The former principal of a Jewish girls’ school in Australia has been found guilty of sexually abusing two students, ending a nine-year legal battle that strained relations between the Australian and Israeli governments while antagonising Australia’s Jewish community.
Malka Leifer, 56, a Tel Aviv-born mother-of-eight, was convicted on 18 counts, including rape, and acquitted of nine other charges, including five that related to the eldest student, Nicole Meyer.
The three former students – Ms Meyer, Dassi Erlich and Elly Sapper – are sisters. They have chosen to identify themselves in the media.

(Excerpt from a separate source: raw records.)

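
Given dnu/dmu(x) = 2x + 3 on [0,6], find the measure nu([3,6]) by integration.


nu(A) = integral_A (dnu/dmu) dmu = integral_3^6 (2x + 3) dx
Step 1: Antiderivative F(x) = (2/2)x^2 + 3x
Step 2: F(6) = (2/2)*6^2 + 3*6 = 36 + 18 = 54
Step 3: F(3) = (2/2)*3^2 + 3*3 = 9 + 9 = 18
Step 4: nu([3,6]) = F(6) - F(3) = 54 - 18 = 36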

Trial judge Mark Gamble had issued an order preventing the media from reporting during the trial that Leifer had fought against her extradition to Australia following her return to Israel in 2008 as allegations against her first emerged.
The legal battle she had waged in Jerusalem courts since 2014 ended in 2021 when she boarded a flight toward Melbourne at Ben Gurion Airport, with her ankles and wrists shackled.
The news of Leifer’s extradition was welcomed in Australia by politicians and Jewish community leaders.
Leifer sat with her head tilted, watching the jury, and did not react as the verdicts were read. The two former students she was convicted of abusing, Ms Erlich and Ms Sapper, were in court for the verdicts.
She had earlier pleaded not guilty to all 27 counts.
Prosecutors claimed Leifer abused the students between 2003 and 2007 at the Adass Israel School, an ultra-Orthodox school in Melbourne where she was head of religion and later the principal, as well as at her Melbourne home and at rural school camps.
Prosecutor Justin Lewis told jurors that Leifer tended to have a sexual interest in girls when they were teenage students at the school and when those same girls were student teachers.
Mr Lewis said Leifer engaged in sexual activities with them and took advantage of their vulnerability, their ignorance in sexual matters, and her own position of authority.
Defence lawyer Ian Hill argued the lengthy delay between the alleged offences and the trial, which began in February, was a disadvantage to the defence and to jurors.
He attacked the credibility of the sisters, accusing one of telling “blatant lies” in her evidence.
The sisters had an isolated upbringing in the ultra-Orthodox Jewish community, the court heard. They were around 12, 14 and 16 when Leifer arrived at the school from Israel in 2001.
The sisters gave evidence over two weeks behind closed doors, with the public and media excluded according to rules governing sexual assault trials in Victoria.
Other witnesses included those whom the sisters disclosed their allegations to.
Manny Waks, head of advocacy group Voice Against Child Sex Abuse and a supporter of the three sisters, said the result was tinged with sadness because the allegations relating to Ms Meyer were not proven.
“The length of time it’s taken and the many challenges along the way… most people did not believe that this day would actually come and it has arrived, and it’s a great day for justice,” Mr Waks said.
Ms Meyer told reporters outside court that a guilty verdict was “all we’ve ever wanted”.
“Since we started this battle, since we gave our police statements in 2011, to hear the word ‘guilty’ is what she has fought not to be for so many years, and what we have fought for so many years to prove,” she said.
Mr Waks told Network 10 television that the legal process had been challenging for the sisters until the verdicts were delivered.
“The process that the sisters have gone through is unique and arduous. I attended 75 court hearings in Israel just to get her (Leifer) extradited,” Mr Waks said.
Leifer will return to court on April 26 for a sentencing hearing.